Capital Equipment: the tools that expand your capacity to diagnose, treat, and operate. Capital Inventory: the fresh, uncommon offers your practice can deploy when the situation demands it. Operating Capital: the money invested in sustaining and developing your other forms of capital. Financial Capital: the money invested to produce what doesn’t yet exist.

 

And then there is a form that does not appear in the equation at all.

 

Capital Identities: your practice’s identities of Trustworthiness, Value, Authority, Leadership, and Dignity as assessed by the marketplace itself.

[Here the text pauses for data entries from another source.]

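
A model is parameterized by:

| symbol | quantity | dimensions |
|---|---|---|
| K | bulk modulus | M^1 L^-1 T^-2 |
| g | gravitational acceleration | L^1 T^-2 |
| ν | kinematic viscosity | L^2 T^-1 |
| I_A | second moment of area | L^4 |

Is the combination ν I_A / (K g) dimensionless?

no

Sum the exponent of each base dimension across the product:
  M: −[K]_M − [g]_M + [ν]_M + [I_A]_M = −(1) − (0) + (0) + (0) = -1
  L: −[K]_L − [g]_L + [ν]_L + [I_A]_L = −(-1) − (1) + (2) + (4) = 6
  T: −[K]_T − [g]_T + [ν]_T + [I_A]_T = −(-2) − (-2) + (-1) + (0) = 3
Net dimensions [M⁻¹ L⁶ T³] ≠ [1] — not dimensionless.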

The assessments made by your patients, your referral sources, your staff, and the future patients, referral sources, and staff who will make their decisions about you before a marketing word is ever written.

 

The accounting profession has a name for it: Goodwill. But Goodwill is only recognized the moment you sell, when the purchase price exceeds the fair market value of identifiable net assets. You develop it for twenty years, and accounting recognizes it on the day you leave. The profession proved it was real by giving it a name, then designed a framework that can only “see” it when it’s too late to do anything about it.

 

Every quarter you operate without anyone who can see all six forms of capital and help you assess them, name them, and deliberately develop them is time that increases the distance between the practice you intended and the one you have.

 

Same L. Same k. Different A.

 

The practice you intended is not produced by working harder or spending more on the same two compressed variables. It is produced by finding someone who can decompress the equation, see what you actually have, and help you build what you set out to create in the first place.

 

I wonder if it’s time to ask whether your assets and your people are working, or just at work.